П:- Конечно. Пытаешься сначала это на уровне эмоций определить. Потом пытаешься определить словами. В такой последовательности. На первый взгляд, выделяешь широкий мазок. Такое как бы лёгкое исполнение. А при всём при том здесь ещё очень крепкий рисунок, следование форме. И всё на месте. Ничего не разваливается. Или вдруг цветовое пятно, которое держит композицию. Это он своим ученикам говорил. То есть при кажущейся лёгкости видишь большое умение. 

К:- Значительную часть своей профессиональной жизни вы отдали истории искусства. Время Воронова для людей, выросших на других живописных традициях – это только факт времени, факт истории искусства? Как вы на его творчество смотрите сегодня? 

П:- Я думаю, в нём соединялось то, что было предложено временем, с тем, как он это воспринимал. Это мог быть простой лирический пейзаж или какая-нибудь революционная тема, но выполненная именно в его ключе. 

К:- Его ключ - это Вороновская пронзительная искренность. Которая поднимается над повседневностью, над привычностью.  В революционной романтике того времени вороновские работы  были действительно пронзительны.

П:- И при этом не было никакого пафоса. Не было какого-то восхваления. Этого не было. Было только наслаждение красотой простого. Того, что сделано. Серебристые тона, переливающиеся. Невероятно… Какая-нибудь картина. Портрет женский. В контражуре. Напротив солнечного света, залитое поле. Читаешь: портрет доярки такой-то.

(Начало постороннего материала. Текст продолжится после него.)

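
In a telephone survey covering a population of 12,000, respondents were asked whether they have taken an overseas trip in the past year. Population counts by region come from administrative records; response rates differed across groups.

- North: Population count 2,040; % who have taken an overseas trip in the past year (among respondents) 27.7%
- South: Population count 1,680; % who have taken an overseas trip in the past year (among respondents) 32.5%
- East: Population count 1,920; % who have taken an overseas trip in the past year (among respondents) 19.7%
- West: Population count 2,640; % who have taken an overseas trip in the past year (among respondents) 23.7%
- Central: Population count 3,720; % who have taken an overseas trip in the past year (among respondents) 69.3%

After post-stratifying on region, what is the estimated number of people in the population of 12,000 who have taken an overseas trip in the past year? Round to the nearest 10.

4,690

Apply each group's respondent rate to its population count:
  North: 2,040 × 27.7% = 565.08
  South: 1,680 × 32.5% = 546
  East: 1,920 × 19.7% = 378.24
  West: 2,640 × 23.7% = 625.68
  Central: 3,720 × 69.3% = 2577.96
Estimated total = 4692.96 → 4,690.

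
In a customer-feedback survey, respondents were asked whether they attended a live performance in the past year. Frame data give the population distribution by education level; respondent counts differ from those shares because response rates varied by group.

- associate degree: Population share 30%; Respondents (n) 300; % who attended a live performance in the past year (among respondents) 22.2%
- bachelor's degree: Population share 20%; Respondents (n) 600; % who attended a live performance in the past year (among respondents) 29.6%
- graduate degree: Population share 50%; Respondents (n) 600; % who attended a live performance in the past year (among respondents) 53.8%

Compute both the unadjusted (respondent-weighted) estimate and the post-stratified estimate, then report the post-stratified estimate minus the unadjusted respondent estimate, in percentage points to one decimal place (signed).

+1.7 percentage points

Without adjustment, the pooled respondent share is:
  (300/1500)×22.2 + (600/1500)×29.6 + (600/1500)×53.8 = 37.8%
Post-stratifying to population shares instead:
  0.3×22.2 + 0.2×29.6 + 0.5×53.8 = 39.48%
Difference = 39.48 − 37.8 = 1.68 pp.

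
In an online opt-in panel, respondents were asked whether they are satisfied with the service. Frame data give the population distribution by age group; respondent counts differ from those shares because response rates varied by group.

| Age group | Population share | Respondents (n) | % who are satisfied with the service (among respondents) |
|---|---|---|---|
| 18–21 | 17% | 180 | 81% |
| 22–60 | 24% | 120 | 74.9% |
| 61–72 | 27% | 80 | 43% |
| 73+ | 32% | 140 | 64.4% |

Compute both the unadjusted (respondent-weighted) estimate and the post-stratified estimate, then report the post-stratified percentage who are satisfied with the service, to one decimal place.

64.0%

Naive respondent-only estimate (weights = respondent counts):
  (180/520)×81 + (120/520)×74.9 + (80/520)×43 + (140/520)×64.4 = 69.2769%
Post-stratifying to population shares instead:
  0.17×81 + 0.24×74.9 + 0.27×43 + 0.32×64.4 = 63.964%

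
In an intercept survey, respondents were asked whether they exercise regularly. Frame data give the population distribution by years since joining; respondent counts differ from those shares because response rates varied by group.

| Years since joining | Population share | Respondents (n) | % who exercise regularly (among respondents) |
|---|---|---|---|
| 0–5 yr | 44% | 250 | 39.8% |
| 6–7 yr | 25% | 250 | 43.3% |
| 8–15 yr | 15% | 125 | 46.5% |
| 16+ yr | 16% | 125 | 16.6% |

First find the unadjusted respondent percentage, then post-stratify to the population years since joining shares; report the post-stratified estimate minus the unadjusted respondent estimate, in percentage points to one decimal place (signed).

Without adjustment, the pooled respondent share is:
  (250/750)×39.8 + (250/750)×43.3 + (125/750)×46.5 + (125/750)×16.6 = 38.2167%
Post-stratified estimate weights by population shares:
  0.44×39.8 + 0.25×43.3 + 0.15×46.5 + 0.16×16.6 = 37.968%
Difference = 37.968 − 38.2167 = -0.2487 pp.

-0.2 percentage points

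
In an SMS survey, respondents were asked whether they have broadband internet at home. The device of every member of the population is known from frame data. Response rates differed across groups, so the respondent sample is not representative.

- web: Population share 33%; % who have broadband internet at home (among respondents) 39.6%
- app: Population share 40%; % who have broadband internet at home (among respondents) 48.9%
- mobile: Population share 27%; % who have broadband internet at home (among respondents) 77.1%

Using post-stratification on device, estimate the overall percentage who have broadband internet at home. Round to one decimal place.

53.4%

Weight each group's respondent value by its population share:
  web: 0.33 × 39.6 = 13.068
  app: 0.4 × 48.9 = 19.56
  mobile: 0.27 × 77.1 = 20.817
Post-stratified estimate = 53.445 → 53.4%.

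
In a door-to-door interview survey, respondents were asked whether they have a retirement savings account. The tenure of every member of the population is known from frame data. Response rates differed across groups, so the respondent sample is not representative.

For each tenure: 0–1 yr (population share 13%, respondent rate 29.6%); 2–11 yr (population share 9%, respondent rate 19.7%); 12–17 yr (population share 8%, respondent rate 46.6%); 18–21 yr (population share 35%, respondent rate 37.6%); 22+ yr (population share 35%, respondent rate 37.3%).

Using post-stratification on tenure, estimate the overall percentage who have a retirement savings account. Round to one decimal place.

35.6%

Post-stratification weights by population share, not respondent share:
  0–1 yr: 0.13 × 29.6 = 3.848
  2–11 yr: 0.09 × 19.7 = 1.773
  12–17 yr: 0.08 × 46.6 = 3.728
  18–21 yr: 0.35 × 37.6 = 13.16
  22+ yr: 0.35 × 37.3 = 13.055
Post-stratified estimate = 35.564 → 35.6%.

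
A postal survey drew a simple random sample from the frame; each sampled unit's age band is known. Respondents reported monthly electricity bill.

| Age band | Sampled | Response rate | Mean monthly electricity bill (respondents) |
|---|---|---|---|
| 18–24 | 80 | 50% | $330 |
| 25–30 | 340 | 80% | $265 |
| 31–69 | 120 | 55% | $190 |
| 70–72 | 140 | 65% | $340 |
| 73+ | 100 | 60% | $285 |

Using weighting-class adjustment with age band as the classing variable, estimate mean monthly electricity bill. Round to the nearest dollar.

Inverse-response-rate weighting restores each class to its sampled count, so class totals weight by n_sampled:
  18–24: 80 × 330 = 26,400
  25–30: 340 × 265 = 90,100
  31–69: 120 × 190 = 22,800
  70–72: 140 × 340 = 47,600
  73+: 100 × 285 = 28,500
Adjusted estimate = 215,400 / 780 = 276.154 → $276.

$276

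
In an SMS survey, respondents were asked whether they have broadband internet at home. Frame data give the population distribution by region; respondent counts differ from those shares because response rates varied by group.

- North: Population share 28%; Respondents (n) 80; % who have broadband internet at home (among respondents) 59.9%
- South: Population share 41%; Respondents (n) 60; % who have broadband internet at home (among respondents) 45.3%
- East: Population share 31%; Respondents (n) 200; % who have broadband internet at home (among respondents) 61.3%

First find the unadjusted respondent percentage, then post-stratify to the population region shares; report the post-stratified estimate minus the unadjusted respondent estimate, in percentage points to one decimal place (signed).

Without adjustment, the pooled respondent share is:
  (80/340)×59.9 + (60/340)×45.3 + (200/340)×61.3 = 58.1471%
Post-stratifying to population shares instead:
  0.28×59.9 + 0.41×45.3 + 0.31×61.3 = 54.348%
Difference = 54.348 − 58.1471 = -3.7991 pp.

-3.8 percentage points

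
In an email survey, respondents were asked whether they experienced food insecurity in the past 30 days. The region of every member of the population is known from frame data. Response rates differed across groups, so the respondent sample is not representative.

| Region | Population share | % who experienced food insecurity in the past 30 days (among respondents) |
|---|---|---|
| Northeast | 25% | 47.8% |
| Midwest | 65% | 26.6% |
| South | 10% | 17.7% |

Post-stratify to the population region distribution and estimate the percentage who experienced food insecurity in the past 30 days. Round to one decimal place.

Reweight to the known region distribution:
  Northeast: 0.25 × 47.8 = 11.95
  Midwest: 0.65 × 26.6 = 17.29
  South: 0.1 × 17.7 = 1.77
Post-stratified estimate = 31.01 → 31.0%.

31.0%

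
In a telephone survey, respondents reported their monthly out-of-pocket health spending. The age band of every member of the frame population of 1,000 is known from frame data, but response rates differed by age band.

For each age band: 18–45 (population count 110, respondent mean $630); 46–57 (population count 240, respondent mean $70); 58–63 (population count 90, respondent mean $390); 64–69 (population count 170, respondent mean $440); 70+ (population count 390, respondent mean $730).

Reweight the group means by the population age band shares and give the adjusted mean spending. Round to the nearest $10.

$480

Post-stratification weights by population share, not respondent share:
  18–45: (110/1,000) × 630 = 69.3
  46–57: (240/1,000) × 70 = 16.8
  58–63: (90/1,000) × 390 = 35.1
  64–69: (170/1,000) × 440 = 74.8
  70+: (390/1,000) × 730 = 284.7
Post-stratified estimate = 480.7 → $480.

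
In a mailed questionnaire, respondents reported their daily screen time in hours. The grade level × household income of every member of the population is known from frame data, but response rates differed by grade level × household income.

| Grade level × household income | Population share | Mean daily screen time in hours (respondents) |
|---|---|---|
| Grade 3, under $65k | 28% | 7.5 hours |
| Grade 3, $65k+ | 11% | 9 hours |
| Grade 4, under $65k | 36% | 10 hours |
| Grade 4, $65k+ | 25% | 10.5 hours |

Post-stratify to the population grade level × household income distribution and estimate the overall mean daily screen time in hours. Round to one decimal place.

9.3

Post-stratification weights by population share, not respondent share:
  Grade 3, under $65k: 0.28 × 7.5 = 2.1
  Grade 3, $65k+: 0.11 × 9 = 0.99
  Grade 4, under $65k: 0.36 × 10 = 3.6
  Grade 4, $65k+: 0.25 × 10.5 = 2.625
Post-stratified estimate = 9.315 → 9.3.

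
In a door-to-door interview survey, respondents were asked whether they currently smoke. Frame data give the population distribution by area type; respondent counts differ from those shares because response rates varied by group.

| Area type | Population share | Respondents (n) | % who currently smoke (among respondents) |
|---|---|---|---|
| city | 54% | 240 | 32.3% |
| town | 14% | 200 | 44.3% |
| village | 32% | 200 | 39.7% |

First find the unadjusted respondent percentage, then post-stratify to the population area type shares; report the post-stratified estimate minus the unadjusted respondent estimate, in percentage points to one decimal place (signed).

Unadjusted (pooled respondent) estimate weights by respondent counts:
  (240/640)×32.3 + (200/640)×44.3 + (200/640)×39.7 = 38.3625%
Post-stratifying to population shares instead:
  0.54×32.3 + 0.14×44.3 + 0.32×39.7 = 36.348%
Difference = 36.348 − 38.3625 = -2.0145 pp.

-2.0 percentage points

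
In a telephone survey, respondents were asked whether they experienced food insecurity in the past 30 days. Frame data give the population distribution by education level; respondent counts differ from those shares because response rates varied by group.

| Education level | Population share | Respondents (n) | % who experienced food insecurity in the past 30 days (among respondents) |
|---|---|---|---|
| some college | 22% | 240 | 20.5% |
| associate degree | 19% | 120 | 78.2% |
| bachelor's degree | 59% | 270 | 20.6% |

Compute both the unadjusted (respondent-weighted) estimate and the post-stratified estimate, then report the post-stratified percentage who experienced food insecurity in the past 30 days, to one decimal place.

31.5%

Without adjustment, the pooled respondent share is:
  (240/630)×20.5 + (120/630)×78.2 + (270/630)×20.6 = 31.5333%
Post-stratifying to population shares instead:
  0.22×20.5 + 0.19×78.2 + 0.59×20.6 = 31.522%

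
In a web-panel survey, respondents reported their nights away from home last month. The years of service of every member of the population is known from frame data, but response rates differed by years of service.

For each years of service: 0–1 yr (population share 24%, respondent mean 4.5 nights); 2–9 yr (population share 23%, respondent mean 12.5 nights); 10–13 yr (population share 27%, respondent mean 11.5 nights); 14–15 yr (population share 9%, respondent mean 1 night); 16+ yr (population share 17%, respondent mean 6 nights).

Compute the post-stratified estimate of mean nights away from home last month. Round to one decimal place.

8.2

Post-stratification weights by population share, not respondent share:
  0–1 yr: 0.24 × 4.5 = 1.08
  2–9 yr: 0.23 × 12.5 = 2.875
  10–13 yr: 0.27 × 11.5 = 3.105
  14–15 yr: 0.09 × 1 = 0.09
  16+ yr: 0.17 × 6 = 1.02
Post-stratified estimate = 8.17 → 8.2.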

К:- А в годы, проведенные в Австрии, приходилось ли говорить о творчестве Воронова?  

 Как о некоем отдельном явлении? Как там смотрели на это?

П:- Я про него писал дипломную работу. Но история искусства как наука более изучает развитие, изменение. И там, понятно, что начиная с конца девятнадцатого века всем интереснее более экстремальные выразительные формы. Это Малевич, Лисицкий. Это прежде интересно. И даже Репин – уже не столь интересен. Постольку поскольку это пройденное. 

К:- Реализм – уже закрытая страница?

П:- Это каждый сам для себя решает. Для меня – нет. Я не закрываю. А кто-то думает иначе: зачем, если это уже было? Это как посмотреть. Или Кандинский – это, казалось бы, принципиально другое направление. Он обосновывал свои работы тем, как на эмоциональном уровне  будет воздействовать та или иная геометрическая фигура. А на меня Вороновский стиль воздействует гораздо сильнее. И чем это не доказательство?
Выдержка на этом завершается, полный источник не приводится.